Department of Biostatistics  

FROM University of Washington

The cluster graphical lasso for improved estimation of Gaussian
 graphical models

Abstract

 We consider the task of  estimating a Gaussian graphical model in the  high-dimensional setting.  
The graphical lasso, which involves  maximizing the Gaussian log likelihood subject to an  $\ell_1$  penalty, is a well-studied approach for this task. We begin by introducing a surprising connection between the graphical lasso and hierarchical clustering: the graphical lasso in effect performs a two-step procedure, in which (1) single linkage hierarchical clustering is performed on the variables in order to identify connected components, and then (2) an $\ell_1$-penalized log likelihood is maximized on the subset of variables within each connected component.
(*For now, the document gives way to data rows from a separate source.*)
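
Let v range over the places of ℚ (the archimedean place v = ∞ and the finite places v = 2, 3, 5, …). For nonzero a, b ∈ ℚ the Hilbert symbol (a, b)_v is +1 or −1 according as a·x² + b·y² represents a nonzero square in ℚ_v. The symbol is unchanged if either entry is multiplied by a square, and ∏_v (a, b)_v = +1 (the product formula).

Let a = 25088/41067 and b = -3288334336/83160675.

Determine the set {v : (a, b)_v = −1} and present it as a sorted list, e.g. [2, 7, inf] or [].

[2, 3]

Mod squares: a ≡ 6, b ≡ -3. Check v ∈ {∞, 2, 3, 5, 7, 13}.
v=2: v_2(a)=9, v_2(b)=26; units ≡ 3, 5 (mod 8); ε·ε+αω+βω = 1·0+9·1+26·1 ≡ 1  ⇒  (a,b)_2 = -1.
v=13: a=13^-2·(≡7), b=13^-2·(≡1) mod 13; (7|13)=-1, (1|13)=+1; (−1)^{-2·-2·6}·(-1)^-2·(+1)^-2 = +1.
v=3: a=3^-5·(≡2), b=3^-9·(≡2) mod 3; (2|3)=-1, (2|3)=-1; (−1)^{-5·-9·1}·(-1)^-9·(-1)^-5 = -1.
v=5: a=5^0·(≡4), b=5^-2·(≡2) mod 5; (4|5)=+1, (2|5)=-1; (−1)^{0·-2·2}·(+1)^-2·(-1)^0 = +1.
v=7: a=7^2·(≡3), b=7^2·(≡1) mod 7; (3|7)=-1, (1|7)=+1; (−1)^{2·2·3}·(-1)^2·(+1)^2 = +1.
v=∞: 6 > 0 and -3 < 0  ⇒  (a,b)_∞ = +1.
|Ram(6, -3)| = 2, even; anisotropic at {2, 3}.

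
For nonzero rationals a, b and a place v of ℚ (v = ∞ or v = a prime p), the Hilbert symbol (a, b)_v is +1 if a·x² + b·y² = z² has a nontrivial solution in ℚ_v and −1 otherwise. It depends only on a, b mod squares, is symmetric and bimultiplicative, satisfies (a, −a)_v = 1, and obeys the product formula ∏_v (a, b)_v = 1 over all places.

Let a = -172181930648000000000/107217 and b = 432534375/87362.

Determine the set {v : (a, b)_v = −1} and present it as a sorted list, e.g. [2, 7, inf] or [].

[7, 11]

Mod squares: a ≡ -15015, b ≡ 910. Check v ∈ {∞, 2, 3, 5, 7, 11, 13, 19}.
v=3: a=3^-3·(≡2), b=3^2·(≡1) mod 3; (2|3)=-1, (1|3)=+1; (−1)^{-3·2·1}·(-1)^2·(+1)^-3 = +1.
v=2: v_2(a)=12, v_2(b)=-1; units ≡ 1, 7 (mod 8); ε·ε+αω+βω = 0·1+12·0+-1·0 ≡ 0  ⇒  (a,b)_2 = +1.
v=∞: -15015 < 0 and 910 > 0  ⇒  (a,b)_∞ = +1.
v=5: a=5^9·(≡2), b=5^5·(≡3) mod 5; (2|5)=-1, (3|5)=-1; (−1)^{9·5·2}·(-1)^5·(-1)^9 = +1.
v=11: a=11^-1·(≡2), b=11^-2·(≡6) mod 11; (2|11)=-1, (6|11)=-1; (−1)^{-1·-2·5}·(-1)^-2·(-1)^-1 = -1.
v=7: a=7^3·(≡4), b=7^1·(≡4) mod 7; (4|7)=+1, (4|7)=+1; (−1)^{3·1·3}·(+1)^1·(+1)^3 = -1.
v=19: a=19^-2·(≡13), b=19^-2·(≡11) mod 19; (13|19)=-1, (11|19)=+1; (−1)^{-2·-2·9}·(-1)^-2·(+1)^-2 = +1.
v=13: a=13^7·(≡11), b=13^3·(≡8) mod 13; (11|13)=-1, (8|13)=-1; (−1)^{7·3·6}·(-1)^3·(-1)^7 = +1.
|Ram(-15015, 910)| = 2, even; anisotropic at {7, 11}.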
In other words, the graphical lasso determines the connected components of the estimated network  via single linkage clustering. Unfortunately, single linkage clustering is known to perform poorly in certain settings. Therefore, we propose the cluster graphical lasso, which involves clustering the features using an alternative to single linkage clustering,  and then performing the graphical lasso on the subset of variables within each cluster.  We establish  model selection consistency for this technique, and demonstrate its improved performance relative to the graphical lasso in a simulation study, as well as in applications to an equities data set and a university webpage data set.

This is joint work with Kean Ming Tan and Ali Shojaie.

Friday, 22 February
3:00pm - 4:00pm
2203 SAS Hall

Refreshments will be served in the 5th floor commons at 2:30pm.
NOTE: No food or drink is allowed in any of the classrooms in SAS Hall.